Wednesday, October 7, 2009

my birthday

Today is my birthday. I am 57 years old. Yay.

Now, I am not a Birthday Scrooge. I like having a good time on my birthday. I enjoy celebrating with good wishes from family, friends, cards, cake and ice cream...especially cake and ice cream, but since the first time I experienced pregnancy and childbirth (ooowwww), for me birthdays have shifted from celebrating the birthee (me) to celebrating the birthor (my mom). After I lived through all the months of morning sickness, fatigue, stretch marks, weight gain, labor, and delivery of my daughters, I gained new appreciation for my own mother's role in my birth-day.

Mom told me the story many times about when it came time to have me she was in the hospital in labor for 2 days with no result. She described how exhausted she was from the contractions and how the doc said I was laying crosswise in her body rather than head down ready to arrive. She told me how my dad told the doc if he didn't do something, and SOON, that he was taking her out of the hospital and taking her home--where we might both surely have died.

My mother told me how Dr Tull, under threat of bodily harm from my dad, finally took her into a delivery room and turned me around in her body with forceps that did great physical damage to her and bruised my head, face and shoulders badly. She told me how she, a frail 119 lb woman, nearly died giving birth to her first child. But she lived. And, I lived. Obviously.

When I was a kid, like most other children, my birthday was, "WHOO HOO!, MY birthday!" Hooray for me! As the first child and first niece, I was the hit of the party! It was fun and I loved it. But I always knew in the back of my mind that I had done nothing to get here. Why were people celebrating me?

It's great to have fun with the newborn's entry into her family's lives but I noticed that after a baby is finally here, the mother's effort and experience of pregnancy, labor and delivery are permanently set aside and the focus is shifted to only celebrating the child's arrival. Now, I realize the birth is the fruition of all the mother's experience. I know that having the baby is the whole point, and I understand celebrating. It's a great thing to have a new baby. Children are a gift from the Lord himself. No doubt. I just also think that we should not totally dismiss nearly a year of Mama's life.
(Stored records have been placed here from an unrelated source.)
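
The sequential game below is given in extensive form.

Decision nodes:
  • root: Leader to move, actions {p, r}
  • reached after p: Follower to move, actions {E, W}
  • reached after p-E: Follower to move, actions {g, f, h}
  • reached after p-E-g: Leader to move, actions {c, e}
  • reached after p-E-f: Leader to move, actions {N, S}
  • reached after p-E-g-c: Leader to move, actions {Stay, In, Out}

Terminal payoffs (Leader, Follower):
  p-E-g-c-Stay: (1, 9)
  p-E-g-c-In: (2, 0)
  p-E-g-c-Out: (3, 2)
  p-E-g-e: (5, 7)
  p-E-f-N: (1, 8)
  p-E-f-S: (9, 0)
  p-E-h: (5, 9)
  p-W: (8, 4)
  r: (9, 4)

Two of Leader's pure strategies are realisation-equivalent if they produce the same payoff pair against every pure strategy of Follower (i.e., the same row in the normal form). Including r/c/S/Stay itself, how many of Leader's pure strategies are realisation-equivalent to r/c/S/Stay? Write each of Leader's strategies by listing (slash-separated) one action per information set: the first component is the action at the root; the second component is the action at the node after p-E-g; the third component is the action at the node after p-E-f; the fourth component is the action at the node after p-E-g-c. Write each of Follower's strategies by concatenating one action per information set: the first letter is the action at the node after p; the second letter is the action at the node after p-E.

12

Row for r/c/S/Stay (columns Eg, Ef, Eh, Wg, Wf, Wh): (9,4) (9,4) (9,4) (9,4) (9,4) (9,4).
Under r/c/S/Stay, Leader's choice at the node after p-E-g and at the node after p-E-f and at the node after p-E-g-c can never be reached regardless of what Follower does, so varying those choices leaves every outcome unchanged.
Holding the reachable choices fixed and varying the unreachable ones freely already gives 2 × 2 × 3 = 12 equivalent strategies.
No other strategy reproduces this row, so those 12 are the full class: r/c/N/Stay, r/c/N/In, r/c/N/Out, r/c/S/Stay, r/c/S/In, r/c/S/Out, r/e/N/Stay, r/e/N/In, r/e/N/Out, r/e/S/Stay, r/e/S/In, r/e/S/Out.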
There are a bunch of jokes about mothers who in "martyr-ly" fashion constantly remind their children, "I carried you for 9 months in my body and suffered for days in labor with you." There's fun in these humorous jabs, but I would like to see more of us stop and thoughtfully consider our mother's role in our birth. I know we have Mother's Day in May every year as a general appreciation time for mom, but your birthday-- my birthday-- is unique to our own mom's experience.

Every year before my mother died she called me late on that day or even the day after to wish me "Happy Birthday." Every single time she'd say, "I didn't forget you." I'd say, "Oh Mama, if you don't remember it, then nobody does!" Then, almost as though I'd given her some sort of permission, she'd tell me the story all over again. I loved hearing it.

Do you know the story of your very first birthday? That beautiful day when you arrived into this world? If it's possible, ask your Mom about that day and write down what she tells you. Ask her questions. It doesn't have to be a perfect essay, just make it a written part of your history because you don't want to forget it.

Many of you have children or will have children one day and this memory is a great one to pass along. Go ahead. Ask your mom. Yes, you may hear about the drama and the pain and the fear she felt. But, it's a big deal to give birth and, for most, it's a blessed day she will never forget. It's the story of your beginning and a memory you will want to keep forever.

I don't know why the Lord specifically chose my mother for me, but I believe He did. And I don't know why Mom had to suffer so much for me to be born, but she did. My mother went through a lot of pain fifty-seven years ago today, and even though she's in heaven now, I still want to say, "Thank you, Mom. I appreciate everything you went through to bring me into this world."

Father, It's my birthday today and so I thank you for my mother. In your wisdom you gave me to her to bear and to raise. She did the best she knew to do. In your wisdom, you've also placed me in the center of my specific circle of family and friends and I appreciate them so very much. It's going to be a good day, Lord. You're better to me than anybody else! I love you so much.

Suz

1 comment:

Diane Mann said...

Suzanne,

First of all, let me say "Happy Birthday." I was truly moved by your writings on this very special day. We have a very similar story as my mother almost died in childbirth with me. I have always felt on birthdays it was the mother who somehow deserved the accolades, the cake, the ice-cream, the gifts, etc.

Today I join with you in celebrating your mom who God used in a marvelous way to bring such a special gift to the world, her daughter - you.

Enjoy your day, your family, your friends, the wonderful memories... celebrate life.